Sandbags and temporary barriers have limited uses and do not make an evacuation-zone home safe from storm surge. Follow local flood guidance. Shut off utilities only when officials, the utility, or the home’s emergency plan directs it and the task can be done safely.
Backup power and carbon monoxide
Use the Outage Readiness Planner and Generator Runtime Calculator to prioritize essential loads and estimate fuel. These tools do not approve wiring, a transfer method, or generator placement.
The CDC generator safety guidance requires generators outdoors and at least 20 feet from doors, windows, and vents. Never use one in a home, garage, basement, crawl space, shed, or enclosed porch. Never backfeed through a household receptacle. Shut the generator down and let it cool before refueling.
After the storm
- Wait for official re-entry clearance.
- Avoid floodwater, downed lines, damaged trees, unstable structures, and generator exhaust.
- Photograph damage from a safe location before cleanup when possible.
- Do not enter a building with structural, electrical, gas, fire, or flood hazards.
- Follow local drinking-water and food-safety notices.
- Use qualified professionals for roof, electrical, gas, structural, and major water damage.
- Record what the plan missed and restock used supplies.
Continue with Build a Home Emergency Kit, Long Power Outage Planning, and the Spring Storm Season Reset.
Frequently asked questions
Should I prepare for three days or two weeks?
Start with a maintained short-duration layer and extend it as storage, budget, local guidance, and household needs allow. Evacuation zones, islands, medical needs, pets, and restoration conditions can change the useful duration. A longer supply never cancels an evacuation order.
Should I wait for a hurricane category before leaving?
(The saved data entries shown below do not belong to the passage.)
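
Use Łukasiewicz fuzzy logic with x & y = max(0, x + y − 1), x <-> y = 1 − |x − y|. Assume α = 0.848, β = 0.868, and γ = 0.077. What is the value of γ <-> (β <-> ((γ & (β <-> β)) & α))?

β <-> β = 1 − |0.868 − 0.868| = 1 − 0.000 = 1.000
γ & (β <-> β) = max(0, 0.077 + 1.000 − 1) = max(0, 0.077) = 0.077
(γ & (β <-> β)) & α = max(0, 0.077 + 0.848 − 1) = max(0, -0.075) = 0.000
β <-> ((γ & (β <-> β)) & α) = 1 − |0.868 − 0.000| = 1 − 0.868 = 0.132
γ <-> (β <-> ((γ & (β <-> β)) & α)) = 1 − |0.077 − 0.132| = 1 − 0.055 = 0.945

0.945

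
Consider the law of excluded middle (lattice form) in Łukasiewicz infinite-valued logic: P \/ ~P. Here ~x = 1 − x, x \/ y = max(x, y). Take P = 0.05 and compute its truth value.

~P = 1 − 0.05 = 0.95
P \/ ~P = max(0.05, 0.95) = 0.95
(The value 0.95 < 1 shows this instance is not satisfied; not a Ł∞-tautology — its value is max(a, 1−a).)

0.95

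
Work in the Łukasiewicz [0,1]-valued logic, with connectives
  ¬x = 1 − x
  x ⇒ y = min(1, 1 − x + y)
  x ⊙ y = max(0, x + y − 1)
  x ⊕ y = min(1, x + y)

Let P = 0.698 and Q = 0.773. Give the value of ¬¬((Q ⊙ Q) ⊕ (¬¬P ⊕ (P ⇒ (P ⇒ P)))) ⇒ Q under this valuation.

Q ⊙ Q = max(0, 0.773 + 0.773 − 1) = max(0, 0.546) = 0.546
¬P = 1 − 0.698 = 0.302
¬¬P = 1 − 0.302 = 0.698
P ⇒ P = min(1, 1 − 0.698 + 0.698) = min(1, 1.000) = 1.000
P ⇒ (P ⇒ P) = min(1, 1 − 0.698 + 1.000) = min(1, 1.302) = 1.000
¬¬P ⊕ (P ⇒ (P ⇒ P)) = min(1, 0.698 + 1.000) = min(1, 1.698) = 1.000
(Q ⊙ Q) ⊕ (¬¬P ⊕ (P ⇒ (P ⇒ P))) = min(1, 0.546 + 1.000) = min(1, 1.546) = 1.000
¬((Q ⊙ Q) ⊕ (¬¬P ⊕ (P ⇒ (P ⇒ P)))) = 1 − 1.000 = 0.000
¬¬((Q ⊙ Q) ⊕ (¬¬P ⊕ (P ⇒ (P ⇒ P)))) = 1 − 0.000 = 1.000
¬¬((Q ⊙ Q) ⊕ (¬¬P ⊕ (P ⇒ (P ⇒ P)))) ⇒ Q = min(1, 1 − 1.000 + 0.773) = min(1, 0.773) = 0.773

0.773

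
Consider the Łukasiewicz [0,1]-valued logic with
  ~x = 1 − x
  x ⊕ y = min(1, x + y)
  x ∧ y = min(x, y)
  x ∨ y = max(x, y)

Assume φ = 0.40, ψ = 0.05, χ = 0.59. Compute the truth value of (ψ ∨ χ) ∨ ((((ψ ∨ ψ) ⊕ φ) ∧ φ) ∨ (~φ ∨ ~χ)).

ψ ∨ χ = max(0.05, 0.59) = 0.59
ψ ∨ ψ = max(0.05, 0.05) = 0.05
(ψ ∨ ψ) ⊕ φ = min(1, 0.05 + 0.40) = min(1, 0.45) = 0.45
((ψ ∨ ψ) ⊕ φ) ∧ φ = min(0.45, 0.40) = 0.40
~φ = 1 − 0.40 = 0.60
~χ = 1 − 0.59 = 0.41
~φ ∨ ~χ = max(0.60, 0.41) = 0.60
(((ψ ∨ ψ) ⊕ φ) ∧ φ) ∨ (~φ ∨ ~χ) = max(0.40, 0.60) = 0.60
(ψ ∨ χ) ∨ ((((ψ ∨ ψ) ⊕ φ) ∧ φ) ∨ (~φ ∨ ~χ)) = max(0.59, 0.60) = 0.60

0.60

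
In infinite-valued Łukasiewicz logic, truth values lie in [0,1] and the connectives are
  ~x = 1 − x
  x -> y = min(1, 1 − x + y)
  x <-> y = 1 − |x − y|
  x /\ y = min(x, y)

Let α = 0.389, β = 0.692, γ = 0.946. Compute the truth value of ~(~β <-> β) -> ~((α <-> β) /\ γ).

0.919

~β = 1 − 0.692 = 0.308
~β <-> β = 1 − |0.308 − 0.692| = 1 − 0.384 = 0.616
~(~β <-> β) = 1 − 0.616 = 0.384
α <-> β = 1 − |0.389 − 0.692| = 1 − 0.303 = 0.697
(α <-> β) /\ γ = min(0.697, 0.946) = 0.697
~((α <-> β) /\ γ) = 1 − 0.697 = 0.303
~(~β <-> β) -> ~((α <-> β) /\ γ) = min(1, 1 − 0.384 + 0.303) = min(1, 0.919) = 0.919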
No. Follow official evacuation instructions and household-specific triggers. Storm surge, rain, tornadoes, access limits, and medical or mobility needs may drive the decision before a category headline does.
Can plywood or sandbags make sheltering safe?
They have limited, property-specific uses. They do not make every structure safe from wind, flood, or storm surge. Follow local building, flood, and evacuation guidance and complete approved work before conditions worsen.